Déposée par le petit parti de La Rose au Poing, membre de la coalition de centre-gauche de Romano Prodi, la proposition de loi prévoit une remise de peine de 3 ans pour tous les délits commis avant le mois de mai 2006, à l'exception des actes liés au terrorisme, à la mafia, à la pédophilie et aux violences sexuelles.
La majorité des formations de centre-gauche approuvent l'actuel projet, mais le parti Italie des Valeurs (IDV) de l'ancien magistrat Antonio di Pietro a déjà promis de nombreux amendements. Car la mesure bénéficierait aussi à ceux qui ont tenu les premiers rôles dans les récents scandales italiens, du krach financier Parmalat à l'affaire des matches truqués du Calcio, en passant par l'affaire des banques.
«La remise (de peine) peut-être appliquée aux désespérés qui sont dans les prisons, mais pas en faveur des petits malins de la finance et de la politique», a déclaré Antonio di Pietro, dont le parti refuse de voter le texte en l'état.

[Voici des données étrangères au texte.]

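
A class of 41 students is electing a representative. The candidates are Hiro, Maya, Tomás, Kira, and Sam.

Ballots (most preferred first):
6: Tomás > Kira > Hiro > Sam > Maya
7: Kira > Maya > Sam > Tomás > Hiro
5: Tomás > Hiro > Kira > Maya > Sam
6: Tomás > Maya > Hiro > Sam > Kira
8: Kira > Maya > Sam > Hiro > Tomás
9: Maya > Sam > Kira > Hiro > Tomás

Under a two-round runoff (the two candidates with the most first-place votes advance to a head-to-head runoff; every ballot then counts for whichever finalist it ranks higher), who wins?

Round 1 first-place votes: Hiro 0, Maya 9, Tomás 17, Kira 15, Sam 0. Tomás and Kira advance.
Runoff: Tomás is ranked above Kira on 17 ballots, Kira above Tomás on 24.

Kira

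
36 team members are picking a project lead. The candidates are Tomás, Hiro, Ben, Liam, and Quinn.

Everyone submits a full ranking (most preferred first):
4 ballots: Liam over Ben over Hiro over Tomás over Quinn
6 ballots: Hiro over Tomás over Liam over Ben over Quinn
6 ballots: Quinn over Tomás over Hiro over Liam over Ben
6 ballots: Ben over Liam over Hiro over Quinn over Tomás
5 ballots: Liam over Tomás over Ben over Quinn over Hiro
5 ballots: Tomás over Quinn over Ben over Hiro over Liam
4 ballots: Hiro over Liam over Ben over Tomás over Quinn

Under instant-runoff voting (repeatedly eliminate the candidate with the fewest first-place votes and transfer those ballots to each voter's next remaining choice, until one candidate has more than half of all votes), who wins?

Liam

Round 1: Tomás 5, Hiro 10, Ben 6, Liam 9, Quinn 6. Tomás eliminated.
Round 2: Hiro 10, Ben 6, Liam 9, Quinn 11. Ben eliminated.
Round 3: Hiro 10, Liam 15, Quinn 11. Hiro eliminated.
Round 4: Liam 25, Quinn 11. Liam has a majority (≥19).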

Si la coalition de centre-gauche au pouvoir jouit d'une confortable majorité à la Chambre des députés, elle a besoin à chaque vote de toutes ses voix au Sénat, car elle dispose de 158 élus contre 156 pour le centre-droit et les quatre sénateurs d'IDV risquent de faire la différence.
Cette mesure pourrait concerner «près de 20.000 personnes sur 62.000 dans les deux prochaines années», selon une estimation de l'association de défense des droits des détenus Antigone.
L'Italie n'a pas pris de mesure d'amnistie depuis 1990.
Selon les chiffres officiels, 62 000 personnes sont détenues dans le pays, alors que la capacité théorique des quelque 200 établissements pénitentiaires est limitée à 43 000 places.